At least 347 people have now been put to death this year, up from a total of 345 in 2024, according to the UK-based campaign group Reprieve, which tracks executions in Saudi Arabia and has clients on death row.
It said this was the 'bloodiest year of executions in the kingdom since monitoring began'.
The latest prisoners to be executed were two Pakistani nationals convicted of drug-related offenses.
Others put to death this year include a journalist and two young men who were children at the time of their alleged protest-related crimes. Five were women.

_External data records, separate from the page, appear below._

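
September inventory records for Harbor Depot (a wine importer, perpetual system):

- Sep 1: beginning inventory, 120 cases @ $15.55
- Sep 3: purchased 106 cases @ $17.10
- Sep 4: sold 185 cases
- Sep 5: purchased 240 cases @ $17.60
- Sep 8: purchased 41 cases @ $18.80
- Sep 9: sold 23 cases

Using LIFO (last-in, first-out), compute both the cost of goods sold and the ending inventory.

COGS = $3,473.45; ending inventory = $5,199.95

Sep 4, 185 sold [LIFO — newest first]: 106 @ $17.10 + 79 @ $15.55 = $3,041.05
Sep 9, 23 sold [LIFO — newest first]: 23 @ $18.80 = $432.40
Total COGS = $3,041.05 + $432.40 = $3,473.45
Ending inventory: 41 @ $15.55 + 240 @ $17.60 + 18 @ $18.80 = $5,199.95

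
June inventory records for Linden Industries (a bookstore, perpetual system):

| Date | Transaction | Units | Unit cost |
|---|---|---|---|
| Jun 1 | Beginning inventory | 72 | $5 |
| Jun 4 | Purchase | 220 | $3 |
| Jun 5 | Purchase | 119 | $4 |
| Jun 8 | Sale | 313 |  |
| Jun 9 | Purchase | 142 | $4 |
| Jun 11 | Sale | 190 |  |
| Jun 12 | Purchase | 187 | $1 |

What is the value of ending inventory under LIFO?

Jun 8, 313 sold [LIFO — newest first]: 119 @ $4 + 194 @ $3 = $1,058
Jun 11, 190 sold [LIFO — newest first]: 142 @ $4 + 26 @ $3 + 22 @ $5 = $756
Total COGS = $1,058 + $756 = $1,814
Ending inventory: 50 @ $5 + 187 @ $1 = $437

Ending inventory = $437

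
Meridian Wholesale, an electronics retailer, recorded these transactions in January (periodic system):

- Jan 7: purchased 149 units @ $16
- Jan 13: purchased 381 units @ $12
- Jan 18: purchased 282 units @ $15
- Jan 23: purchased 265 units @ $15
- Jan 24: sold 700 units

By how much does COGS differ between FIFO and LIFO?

$535

FIFO COGS: 149 @ $16 + 381 @ $12 + 170 @ $15 = $9,506
LIFO COGS: 265 @ $15 + 282 @ $15 + 153 @ $12 = $10,041
Difference = |$9,506 − $10,041| = $535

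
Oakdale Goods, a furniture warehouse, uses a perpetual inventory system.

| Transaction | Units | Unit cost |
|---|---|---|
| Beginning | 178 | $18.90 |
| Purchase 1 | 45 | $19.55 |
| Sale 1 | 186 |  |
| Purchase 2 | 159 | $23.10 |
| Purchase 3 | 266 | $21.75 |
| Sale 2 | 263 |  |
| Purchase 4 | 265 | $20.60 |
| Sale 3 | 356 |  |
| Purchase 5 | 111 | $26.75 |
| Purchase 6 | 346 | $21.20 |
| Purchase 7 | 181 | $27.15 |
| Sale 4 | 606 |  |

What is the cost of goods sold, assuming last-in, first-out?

COGS = $31,184.55

Sale 1 (186) [LIFO — newest first]: 45 @ $19.55 + 141 @ $18.90 = $3,544.65
Sale 2 (263) [LIFO — newest first]: 263 @ $21.75 = $5,720.25
Sale 3 (356) [LIFO — newest first]: 265 @ $20.60 + 3 @ $21.75 + 88 @ $23.10 = $7,557.05
Sale 4 (606) [LIFO — newest first]: 181 @ $27.15 + 346 @ $21.20 + 79 @ $26.75 = $14,362.60
Total COGS = $3,544.65 + $5,720.25 + $7,557.05 + $14,362.60 = $31,184.55
Ending inventory: 37 @ $18.90 + 71 @ $23.10 + 32 @ $26.75 = $3,195.40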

However, according to Reprieve, most—around two thirds—were convicted of non-lethal drug-related offenses, which the UN says is 'incompatible with international norms and standards'.
More than half of them were foreign nationals who appear to have been put to death as part of a 'war on drugs' in the kingdom.

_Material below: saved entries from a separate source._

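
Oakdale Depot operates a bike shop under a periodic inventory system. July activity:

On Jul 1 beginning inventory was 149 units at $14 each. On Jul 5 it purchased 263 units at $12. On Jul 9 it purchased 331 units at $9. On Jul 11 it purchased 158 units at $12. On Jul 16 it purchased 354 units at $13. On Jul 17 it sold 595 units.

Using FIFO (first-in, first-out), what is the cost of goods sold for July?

COGS = $6,889

Jul 17, 595 sold [FIFO — oldest first]: 149 @ $14 + 263 @ $12 + 183 @ $9 = $6,889
Ending inventory: 148 @ $9 + 158 @ $12 + 354 @ $13 = $7,830
Check: goods available $14,719 = COGS $6,889 + ending $7,830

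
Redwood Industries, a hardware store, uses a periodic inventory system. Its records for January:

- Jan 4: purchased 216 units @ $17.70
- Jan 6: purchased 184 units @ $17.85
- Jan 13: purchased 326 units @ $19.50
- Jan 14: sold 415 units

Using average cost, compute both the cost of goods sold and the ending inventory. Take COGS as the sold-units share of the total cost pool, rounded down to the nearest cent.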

The Saudi authorities have not responded to the BBC's request for comment on the rise in executions.
Saudi Arabia is operating with complete impunity now, said Jeed Basyouni, Reprieve's head of death penalty for the Middle East and North Africa. It's almost making a mockery of the human rights system.
She described torture and forced confessions as 'endemic' within the Saudi criminal justice system.
On Tuesday, a young Egyptian fisherman, Issam al-Shazly, was executed. He was arrested in 2021 in Saudi territorial waters and said he had been coerced into smuggling drugs.
Reprieve says 96 of the executions were solely linked to hashish.
It almost seems that it doesn't matter to them who they execute, as long as they send a message to society that there's a zero-tolerance policy on whatever issue they're talking about - whether it's protests, freedom of expression, or drugs, said Ms Basyouni.
There has been a surge of drug-related executions since the Saudi authorities ended an unofficial moratorium in late 2022 - a step described as 'deeply regrettable' by the UN human rights office.